Courtesy of
HuffPo:
After a shooting in Charleston, South Carolina claimed nine lives, President Barack Obama called for the nation to come to terms with the fact that no other advanced country in the world suffers mass shootings as frequently as the U.S. It won’t be until we acknowledge this basic truth, he said, that we’ll realize we have the power to put an end to gun violence.
But that won’t happen until we learn more about the culture that drives gun ownership in the first place, according to Dr. Bindu Kalesan, a gun violence researcher at Columbia University's Mailman School of Public Health. In a first step toward understanding who the typical American gun owner is, as well as the role guns play in their lives, she conducted a nationally representative online survey of 4,000 U.S. adults in 2013. The findings, published Monday in the journal Injury Prevention, reveal a wide range of gun ownership rates across the country as well as the profile of an average gun owner in America.
He’s white, married or divorced, high income, and over 55 years old. Unsurprisingly, he’s also more than twice as likely to be a member of “social gun culture” than those who don't own firearms. In all, almost one in three Americans owns at least one gun, but gun ownership rates vary widely across states. At 61.7 percent, Alaska has the highest rate of gun ownership, while Delaware has the lowest, at 5.2 percent.
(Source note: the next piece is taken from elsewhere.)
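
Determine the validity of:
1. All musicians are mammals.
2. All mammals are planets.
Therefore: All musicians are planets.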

HuffPo goes on to define “social gun culture” as a phenomenon in which friends or family would think less of you if you didn’t own a gun, and if your social life with friends and family involved guns.
Which to me sounds pretty accurate. And I certainly know people like that up here.
I have to admit that I am a little wigged out by a study about gun ownership that describes me so accurately.
Yes, I am white, 55 years old, and living in the state with the highest gun ownership in the country.
However I would not characterize myself as having a high income, and more importantly I DO NOT OWN ANY GUNS!
The article goes on to offer this chart which demonstrates that more gun ownership equals more gun deaths.
Which is a fact I know, which is why I DON'T OWN ANY GUNS!
Look I don't have any idea what it is about holding onto a piece of metal that we are conditioned to equate with male dominance and power that men find so appealing.
But I guess that might be due to the fact that the source of my own self confidence is more internal and not something that I can buy at the local Wal-Mart while I am out shopping for a new toilet plunger.